Even with Edgar's threatening presence to the south, Dorothy must have found Berkeley a sort of haven after life in the socially conservative capital. Granted, Berkeley in the late thirties and forties was not yet the "Berserkeley" of the sixties and after. It was still a small town, but it had an outsized percentage of freethinking academics and bohemians who thrived within the U Cal radius. Dorothy's feminism and pacifism fit right in. Black-sheep refugees from respectable eastern families took up the artistic life in Berkeley-supported by their moneyed parents-in much the same manner as their counterparts had done in the Paris of the twenties. A trolley car passed up and down Telegraph Avenue, which was lined with elegant little shops and restaurants catering to the cosmopolitan tastes of the university intelligentsia.

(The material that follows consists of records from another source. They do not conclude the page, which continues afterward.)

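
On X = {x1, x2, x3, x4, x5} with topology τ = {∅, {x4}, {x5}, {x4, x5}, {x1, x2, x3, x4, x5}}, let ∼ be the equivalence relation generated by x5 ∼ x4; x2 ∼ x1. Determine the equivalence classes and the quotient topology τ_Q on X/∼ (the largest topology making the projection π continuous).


X/∼ = {[x1=x2], [x3], [x4=x5]}; |τ_Q| = 3.

Equivalence classes: [x1=x2], [x3], [x4=x5].
Quotient map π: X → X/∼ sends x1 ↦ [x1=x2], x2 ↦ [x1=x2], x3 ↦ [x3], x4 ↦ [x4=x5], x5 ↦ [x4=x5].
For each subset V ⊆ X/∼, compute π^{-1}(V) ⊆ X and check whether π^{-1}(V) ∈ τ. V is open in τ_Q iff π^{-1}(V) ∈ τ.
  V = {}: π^{-1}(V) = ∅ ∈ τ ✓.
  V = {[x1=x2]}: π^{-1}(V) = {x1, x2} ∉ τ ✗.
  V = {[x3]}: π^{-1}(V) = {x3} ∉ τ ✗.
  V = {[x1=x2], [x3]}: π^{-1}(V) = {x1, x2, x3} ∉ τ ✗.
  V = {[x4=x5]}: π^{-1}(V) = {x4, x5} ∈ τ ✓.
  V = {[x1=x2], [x4=x5]}: π^{-1}(V) = {x1, x2, x4, x5} ∉ τ ✗.
  V = {[x3], [x4=x5]}: π^{-1}(V) = {x3, x4, x5} ∉ τ ✗.
  V = {[x1=x2], [x3], [x4=x5]}: π^{-1}(V) = {x1, x2, x3, x4, x5} ∈ τ ✓.
Open sets in the quotient: τ_Q = {{}, {[x4=x5]}, {[x1=x2], [x3], [x4=x5]}} (3 elements).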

But there was also a substantial working-class population, which had little to do with campus life. Down by the bay, in the vicinity of San Pablo Avenue, were the used-car lots, greasy-spoon cafes, repair shops, and bars where blue-collar workers (including black and Japanese populations) and their hard-pressed families passed their lives. It would be the Berkeley working-class milieu, not its academic circles, that provided the settings and characters for so many of Phil's stories and novels. The economic strata of Berkeley life were heightened by the city's topography: The poorer families lived on the flatlands, the more well-to-do in the Berkeley hills, with their terraces, parks, and creeks. Goats was young Phil's slang term for those wealthier students who lived in the hills and were able to coast on their bikes on the way to school.